Northrop Grumman's Cygnus makes safe arrival at International Space Station
DULLES, Va., - Northrop Grumman Corporation today announced that the “S.S. Roger Chaffee” Cygnus spacecraft successfully completed its rendezvous and berthing maneuvers with the International Space Station earlier this morning. The mission marks the company’s 11th successful berthing with the orbiting laboratory.
Cygnus launched aboard a Northrop Grumman Antares rocket Wednesday from the Mid-Atlantic Regional Spaceport on Wallops Island, Virginia. As the spacecraft approached the space station, Cygnus executed a series of thruster burns to raise its orbit. Once the spacecraft was in close range, crew members on board the space station grappled the spacecraft with the station’s robotic arm at 5:30 a.m. EDT. Cygnus was then guided to its berthing port on the nadir side of the station’s Unity module and officially installed on to the space station at 7:31 a.m. EDT.
Cygnus arrived at the space station with nearly 7,600 pounds of cargo, supplies and scientific experiments.
Once Cygnus departs the station, the spacecraft will begin a secondary mission to deploy CubeSats for two commercial customers. Cygnus will reposition to deploy three CubeSats using a NanoRacks deployer in the Company’s seventh commercial mission. The Slingshot CubeSat Deployer system is also on board and marking its second mission on a Cygnus spacecraft. Slingshot is a flexible platform that can fly hosted payloads and CubeSats.
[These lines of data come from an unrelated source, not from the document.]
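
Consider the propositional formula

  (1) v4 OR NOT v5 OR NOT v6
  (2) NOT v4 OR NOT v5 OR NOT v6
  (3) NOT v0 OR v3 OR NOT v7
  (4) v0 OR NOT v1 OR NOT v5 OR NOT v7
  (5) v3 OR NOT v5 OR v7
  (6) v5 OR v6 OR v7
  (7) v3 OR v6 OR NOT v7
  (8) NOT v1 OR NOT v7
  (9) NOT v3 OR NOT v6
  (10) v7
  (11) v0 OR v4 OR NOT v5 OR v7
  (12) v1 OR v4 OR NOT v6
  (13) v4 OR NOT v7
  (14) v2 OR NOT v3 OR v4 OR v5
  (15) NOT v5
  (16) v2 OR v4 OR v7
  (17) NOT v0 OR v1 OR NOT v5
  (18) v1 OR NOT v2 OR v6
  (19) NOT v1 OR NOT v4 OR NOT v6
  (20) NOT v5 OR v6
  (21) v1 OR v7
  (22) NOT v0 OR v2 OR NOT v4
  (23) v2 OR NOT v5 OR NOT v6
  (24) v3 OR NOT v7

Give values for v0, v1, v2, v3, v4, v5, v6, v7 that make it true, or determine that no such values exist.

v0: False; v1: False; v2: False; v3: True; v4: True; v5: False; v6: False; v7: True

Unit clause (v7) forces v7 = True.
In (v4 OR NOT v7) only v4 is left, so v4 = True.
Unit clause (NOT v5) forces v5 = False.
In (v3 OR NOT v7) only v3 is left, so v3 = True.
In (NOT v1 OR NOT v7) only NOT v1 is left, so v1 = False.
In (NOT v3 OR NOT v6) only NOT v6 is left, so v6 = False.
In (v1 OR NOT v2 OR v6) only NOT v2 is left, so v2 = False.
In (NOT v0 OR v2 OR NOT v4) only NOT v0 is left, so v0 = False.
All clauses satisfied.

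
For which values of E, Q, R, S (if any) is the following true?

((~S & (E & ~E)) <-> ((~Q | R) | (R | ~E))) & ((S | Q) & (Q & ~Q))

Case Q = True: the conjunct ~Q is False.
Case Q = False: the conjunct Q is False.
Both cases fail — unsatisfiable.

Unsatisfiable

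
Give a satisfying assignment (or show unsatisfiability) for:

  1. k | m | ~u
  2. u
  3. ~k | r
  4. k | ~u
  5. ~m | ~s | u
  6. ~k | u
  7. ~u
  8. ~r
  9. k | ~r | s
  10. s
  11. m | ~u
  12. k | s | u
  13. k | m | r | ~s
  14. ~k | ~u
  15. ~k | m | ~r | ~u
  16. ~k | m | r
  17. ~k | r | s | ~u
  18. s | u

Case u = True:
  Clause (~u) is falsified — contradiction.
Case u = False:
  Clause (u) is falsified — contradiction.
Both cases fail, so the formula is unsatisfiable.

Unsatisfiable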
The system is scheduled to be installed by astronauts while Cygnus is docked to the station in preparation for another round of CubeSat deployments during the next phase of its mission.
After the CubeSats are deployed, Cygnus will remain in orbit for an extended duration mission, an achievement marking a “first” for the spacecraft as it demonstrates capabilities beyond cargo supply and disposal. This newest innovation showcases Cygnus as a future testbed for various types of hosted payload missions. Upon completion of its secondary missions, Cygnus will perform a safe, destructive reentry into Earth’s atmosphere over the Pacific Ocean.